Classical Notes: OSO season ends on strong note

At the Performing Arts Centre, only hours after the sets for Thoroughly Modern Millie were removed, the Okanagan Symphony arrived for the season’s closing concert.

These two shows emphasized yet again the strength of locally produced entertainment, and how fortunate we are to have a venue which is both a top quality theatre and an excellent concert hall.

The concert’s theme, Spirit of the North, featured compositions inspired by nature:  snow-capped mountains, pristine lakes, glaciers, even the aurora borealis, from three countries bordering on the Arctic Circle.

Canada brought us I Send Only Angels by Vancouver composer Marcus Goddard, commissioned by the VSO in 2007.

Here, head-on, was the breathtaking force of nature: startling staggered chords piercing through a richly textured background in the strings; dark, rich, and bitter, like good chocolate.  As Rosemary Thomson explained, “light going into dark.”

It was based on a children’s fable about good and evil, where God reminds: “but remember, I bring only angels.”

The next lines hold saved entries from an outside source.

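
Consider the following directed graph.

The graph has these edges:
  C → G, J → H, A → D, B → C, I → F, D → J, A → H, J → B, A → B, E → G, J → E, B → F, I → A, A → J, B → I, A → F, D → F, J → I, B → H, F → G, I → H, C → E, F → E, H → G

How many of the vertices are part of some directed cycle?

A vertex is on a directed cycle iff it belongs to a strongly connected component of size ≥ 2 (or has a self-loop).
The vertices on cycles are {A, B, D, I, J} — 5 in total.

5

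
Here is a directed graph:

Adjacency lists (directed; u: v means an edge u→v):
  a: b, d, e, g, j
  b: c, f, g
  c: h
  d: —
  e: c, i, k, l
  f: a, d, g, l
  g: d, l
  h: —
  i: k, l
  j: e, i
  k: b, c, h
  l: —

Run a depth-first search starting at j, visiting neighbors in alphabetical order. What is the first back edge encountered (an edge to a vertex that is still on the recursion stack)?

a→b

DFS from j (visiting neighbors in alphabetical order); mark gray on enter, black on exit:
j gray
  e gray
    c gray
      h gray
      h black
    c black
    i gray
      k gray
        b gray
          b→c: c black — skip
          f gray
            a gray
              a→b: b is gray → back edge
First back edge: a → b.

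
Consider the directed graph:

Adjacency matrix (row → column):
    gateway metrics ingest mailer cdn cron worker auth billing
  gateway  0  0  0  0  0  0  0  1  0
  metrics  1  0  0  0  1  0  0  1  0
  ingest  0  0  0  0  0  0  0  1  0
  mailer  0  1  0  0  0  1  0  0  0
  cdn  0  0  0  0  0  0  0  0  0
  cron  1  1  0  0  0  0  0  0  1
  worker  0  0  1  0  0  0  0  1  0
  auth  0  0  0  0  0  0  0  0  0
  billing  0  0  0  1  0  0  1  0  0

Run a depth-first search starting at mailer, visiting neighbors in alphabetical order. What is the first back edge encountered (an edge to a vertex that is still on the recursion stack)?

billing->mailer

DFS from mailer (visiting neighbors in alphabetical order); mark gray on enter, black on exit:
mailer gray
  cron gray
    billing gray
      billing→mailer: mailer is gray → back edge
First back edge: billing → mailer.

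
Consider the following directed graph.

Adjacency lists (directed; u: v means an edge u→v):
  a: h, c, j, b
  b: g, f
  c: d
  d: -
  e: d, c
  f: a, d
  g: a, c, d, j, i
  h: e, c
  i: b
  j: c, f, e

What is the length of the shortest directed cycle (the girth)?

For each vertex v, BFS finds the shortest path from v back to v.
The shortest such closed walk is b → f → a → b, length 3.

3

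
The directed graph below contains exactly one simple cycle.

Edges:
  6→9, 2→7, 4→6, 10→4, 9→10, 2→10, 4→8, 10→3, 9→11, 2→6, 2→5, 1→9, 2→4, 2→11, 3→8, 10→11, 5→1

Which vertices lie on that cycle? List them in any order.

4, 6, 9, 10

DFS with gray/black marking from 10:
10 gray
  11 gray
  11 black
  4 gray
    8 gray
    8 black
    6 gray
      9 gray
        9→11: 11 black — skip
        9→10: 10 is gray → back edge
Back edge closes the cycle 10 → 4 → 6 → 9 → 10; its vertices are {4, 6, 9, 10}.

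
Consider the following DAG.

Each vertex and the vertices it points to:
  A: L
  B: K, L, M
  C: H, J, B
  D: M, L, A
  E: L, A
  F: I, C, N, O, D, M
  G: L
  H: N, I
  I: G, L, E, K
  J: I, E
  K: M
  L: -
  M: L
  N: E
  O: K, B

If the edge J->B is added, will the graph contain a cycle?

No

Adding J→B creates a cycle iff B can already reach J.
Explore from B: no path reaches J. The graph stays acyclic.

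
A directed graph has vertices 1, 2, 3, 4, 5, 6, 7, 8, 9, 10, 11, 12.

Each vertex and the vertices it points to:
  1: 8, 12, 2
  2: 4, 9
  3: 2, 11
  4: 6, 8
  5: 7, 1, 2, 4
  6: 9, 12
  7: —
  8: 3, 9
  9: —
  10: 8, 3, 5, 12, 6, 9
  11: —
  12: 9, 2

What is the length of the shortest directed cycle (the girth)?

For each vertex v, BFS finds the shortest path from v back to v.
The shortest such closed walk is 4 → 6 → 12 → 2 → 4, length 4.

4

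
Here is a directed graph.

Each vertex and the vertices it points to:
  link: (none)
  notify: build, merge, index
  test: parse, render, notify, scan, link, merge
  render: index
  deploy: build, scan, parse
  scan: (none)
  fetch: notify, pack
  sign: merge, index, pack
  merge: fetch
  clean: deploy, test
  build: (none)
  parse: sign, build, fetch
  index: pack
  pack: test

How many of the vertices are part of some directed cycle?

A vertex is on a directed cycle iff it belongs to a strongly connected component of size ≥ 2 (or has a self-loop).
The vertices on cycles are {pack, sign, test, fetch, index, merge, parse, notify, render} — 9 in total.

9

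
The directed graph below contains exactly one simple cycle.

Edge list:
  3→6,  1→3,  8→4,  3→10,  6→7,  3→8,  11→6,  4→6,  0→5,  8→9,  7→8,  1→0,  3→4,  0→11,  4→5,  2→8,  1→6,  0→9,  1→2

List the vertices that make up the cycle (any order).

4, 6, 7, 8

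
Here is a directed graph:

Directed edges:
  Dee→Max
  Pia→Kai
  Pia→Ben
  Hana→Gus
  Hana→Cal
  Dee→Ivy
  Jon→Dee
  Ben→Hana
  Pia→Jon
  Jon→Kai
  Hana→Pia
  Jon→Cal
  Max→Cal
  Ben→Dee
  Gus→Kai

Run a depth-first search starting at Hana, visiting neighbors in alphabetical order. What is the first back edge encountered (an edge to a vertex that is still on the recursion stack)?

DFS from Hana (visiting neighbors in alphabetical order); mark gray on enter, black on exit:
Hana gray
  Cal gray
  Cal black
  Gus gray
    Kai gray
    Kai black
  Gus black
  Pia gray
    Ben gray
      Dee gray
        Ivy gray
        Ivy black
        Max gray
          Max→Cal: Cal black — skip
        Max black
      Dee black
      Ben→Hana: Hana is gray → back edge
First back edge: Ben → Hana.

Ben->Hana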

From Norway, one of the most popular concerti in the repertoire, Edvard Grieg’s Piano Concerto, was performed by Kinza Tyrrell from Victoria.

This was the only concerto Grieg completed, also his only full-length piece. Written in Denmark, it was premiered there in 1869.

It opens with a dramatic statement from the piano, one of the most well known concerto openings, much beloved by Hollywood.

The second movement, “a tender song without words,” was a beautiful dialogue between piano and strings.

The third shows Grieg’s love of Norwegian folk music, beginning with one of his dances. The piece concludes with a rich stately theme:  Here was colour, drama, passion and sensuousness.

Grieg had revised the piece numerous times, and it was the first piano concerto ever recorded. But in 1909, due to limitations of 78 rpm technology, it was abridged to only six minutes.

On Sunday this was a bravura performance from Tyrrell. The critics have called her a “sensation,” and here she triumphed despite the Steinway having gone slightly out-of-tune, and she earned an instant standing ovation.

Finally, representing Finland, came Jean Sibelius’ Fifth Symphony.

Whereas the classic four-movement symphonic form had prevailed for over a century, the early 1900s were a time of upheaval. Schoenberg championed dissonance, Stravinsky wrote revolutionary ballets, Ravel and Debussy developed impressionism, and Richard Strauss further embraced the new styles.

But Sibelius received poor reviews for his fourth symphony, and it was said that the composer “was beginning to sense his own eclipse.”

He was forced to choose between trying to modernise his style or to continue in traditional vein. The success of the latter in the new symphony proved he made the right decision.

He was commissioned by the Finnish government to write it for his 50th birthday. He premiered it with the Helsinki City Orchestra on that day in1915, then and now declared a national holiday.

It’s a piece reflecting the wild Scandinavian landscape, and was here beautifully played. It’s full of textures and rhythms, responding to the moods of nature and the changes in the seasons of Sibelius’ native Finland.

In three movements (the first was originally split into two), it opens with vast open spaces, maybe in winter.  Lone calls come out of the wilderness. Then magnificent brass chords, textured layers, intricately woven, build to a sudden dark ending.

The second was quieter, again, suggesting wild beauty.  Nature doesn’t need patterns or order, and this piece is almost totally without tunes.

The third movement introduced the approaching flutter of swans wings, and the famous swan theme is nothing less than a majestic anthem.

Editor’s note: In the April 27 Classical Notes on the Metropolitan Opera’s HD-Live-at-the-Met end-of-season performances, the wrong start time was given for the Wagner’s Die Walküre.

The live transmission at Vernon’s Galaxy Cinemas Saturday will start at 9 a.m. to allow for the five-hour opera.

–– Jim Elderton is The Morning Star’s classical music reviewer.